Metabolic effects. Estrogen inhibits bone resorption, an action which becomes apparent after the menopause, when estrogen wanes. Estrogens decrease bowel motility. They affect liver function by stimulating protein synthesis, including that of sex hormone-binding globulin (SHBG) and thyroxine-binding globulin (see 13). Estrogens affect blood coagulability by stimulating the production of factors II, VII, IX, and X but decreasing platelet aggregation. They have important effects on plasma lipids, decreasing total cholesterol, increasing high-density lipoprotein (HDL) and decreasing low-density lipoprotein (LDL) concentrations.
Menopause marks the cessation of natural female reproductive life. The ovaries no longer produce ova, and the secretion of estrogens declines and eventually ceases. The symptoms asso- ciated with the menopause vary from individual to individual and between cultural groups. Vasomotor instability causing hot flushes and sweating, vaginal dryness and an increased rate of bone resorption, potentially leading to osteopaenia and osteoporosis, are the only established features of estrogen deficiency and are relieved by estrogen replacement therapy.

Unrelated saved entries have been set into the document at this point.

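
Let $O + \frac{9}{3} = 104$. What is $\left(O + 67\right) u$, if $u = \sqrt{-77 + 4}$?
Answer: $168 i \sqrt{73} \approx 1435.4 i$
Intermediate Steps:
$O = 101$ ($O = -3 + 104 = 101$)
$u = i \sqrt{73}$ ($u = \sqrt{-73} = i \sqrt{73} \approx 8.544 i$)
$\left(O + 67\right) u = \left(101 + 67\right) i \sqrt{73} = 168 i \sqrt{73}$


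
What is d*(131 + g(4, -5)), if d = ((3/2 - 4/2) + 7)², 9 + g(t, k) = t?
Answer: 10647/2 ≈ 5323.5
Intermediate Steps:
g(t, k) = -9 + t
d = 169/4 (d = ((3*(½) - 4*½) + 7)² = ((3/2 - 2) + 7)² = (-½ + 7)² = (13/2)² = 169/4 ≈ 42.250)
d*(131 + g(4, -5)) = 169*(131 + (-9 + 4))/4 = 169*(131 - 5)/4 = (169/4)*126 = 10647/2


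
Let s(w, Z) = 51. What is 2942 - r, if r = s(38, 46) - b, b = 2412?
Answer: 5303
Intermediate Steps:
r = -2361 (r = 51 - 1*2412 = 51 - 2412 = -2361)
2942 - r = 2942 - 1*(-2361) = 2942 + 2361 = 5303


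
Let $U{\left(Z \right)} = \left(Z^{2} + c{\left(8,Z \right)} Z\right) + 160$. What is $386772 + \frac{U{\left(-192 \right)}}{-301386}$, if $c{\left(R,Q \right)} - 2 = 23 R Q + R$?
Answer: $\frac{58280423956}{150693} \approx 3.8675 \cdot 10^{5}$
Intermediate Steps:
$c{\left(R,Q \right)} = 2 + R + 23 Q R$ ($c{\left(R,Q \right)} = 2 + \left(23 R Q + R\right) = 2 + \left(23 Q R + R\right) = 2 + \left(R + 23 Q R\right) = 2 + R + 23 Q R$)
$U{\left(Z \right)} = 160 + Z^{2} + Z \left(10 + 184 Z\right)$ ($U{\left(Z \right)} = \left(Z^{2} + \left(2 + 8 + 23 Z 8\right) Z\right) + 160 = \left(Z^{2} + \left(2 + 8 + 184 Z\right) Z\right) + 160 = \left(Z^{2} + \left(10 + 184 Z\right) Z\right) + 160 = \left(Z^{2} + Z \left(10 + 184 Z\right)\right) + 160 = 160 + Z^{2} + Z \left(10 + 184 Z\right)$)
$386772 + \frac{U{\left(-192 \right)}}{-301386} = 386772 + \frac{160 + 10 \left(-192\right) + 185 \left(-192\right)^{2}}{-301386} = 386772 + \left(160 - 1920 + 185 \cdot 36864\right) \left(- \frac{1}{301386}\right) = 386772 + \left(160 - 1920 + 6819840\right) \left(- \frac{1}{301386}\right) = 386772 + 6818080 \left(- \frac{1}{301386}\right) = 386772 - \frac{3409040}{150693} = \frac{58280423956}{150693}$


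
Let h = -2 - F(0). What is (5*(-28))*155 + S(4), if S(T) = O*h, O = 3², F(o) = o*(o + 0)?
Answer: -21718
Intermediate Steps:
F(o) = o² (F(o) = o*o = o²)
h = -2 (h = -2 - 1*0² = -2 - 1*0 = -2 + 0 = -2)
O = 9
S(T) = -18 (S(T) = 9*(-2) = -18)
(5*(-28))*155 + S(4) = (5*(-28))*155 - 18 = -140*155 - 18 = -21700 - 18 = -21718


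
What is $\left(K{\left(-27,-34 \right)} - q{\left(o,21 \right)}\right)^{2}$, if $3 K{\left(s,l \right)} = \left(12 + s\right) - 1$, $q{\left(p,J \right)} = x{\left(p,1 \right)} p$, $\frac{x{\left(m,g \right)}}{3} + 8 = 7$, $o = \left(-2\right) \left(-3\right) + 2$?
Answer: $\frac{3136}{9} \approx 348.44$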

Mechanism of action of estrogens Estrogens travel in the bloodstream, largely bound to plasma proteins, and diffuse into the cell and the nucleus where they bind to specific receptor proteins (Chapter 4).
Two main forms of the estrogen receptor have been discovered, namely ER-α and ER-β. ER-α is the form that dictates much of sexual function and behaviour, and may be the form of the receptor responsible for breast and other estrogen-mediated cancers. There is evidence that the ratio of ER-α: ER-β is an important determinant of health and disease, especially with regard to carcinogenicity of estrogen. The estrogen receptor proteins have been characterized and have different multifunctional domains (Fig. 26b). The receptor has at least two transcriptional activation functional sites (TAF-1 and 2; see also Chapter 4), a DNA-binding domain, which is similar for many of the DNA- binding receptors, and a hormone-specific binding domain.
The ovary is also an important source of androgen production in the female, accounting for about 50% (the rest being adrenal in origin). Androstenedione and testosterone are synthesized in the theca cell layer of the maturing follicle under the influence of LH. They diffuse into granulosa cells where they are aromatized to form estrogens (Fig. 26c). Androgens and the other steroid and peptide hormones produced in the developing follicle are important local regulators of ovarian function and folliculogenesis. In mature females, many of the common disorders of reproductive function are associated with excessive androgen production, disordered folliculogenesis and ovulation and subsequent subfertility associated with the peripheral effects of excess androgen production (Figs 26d and e).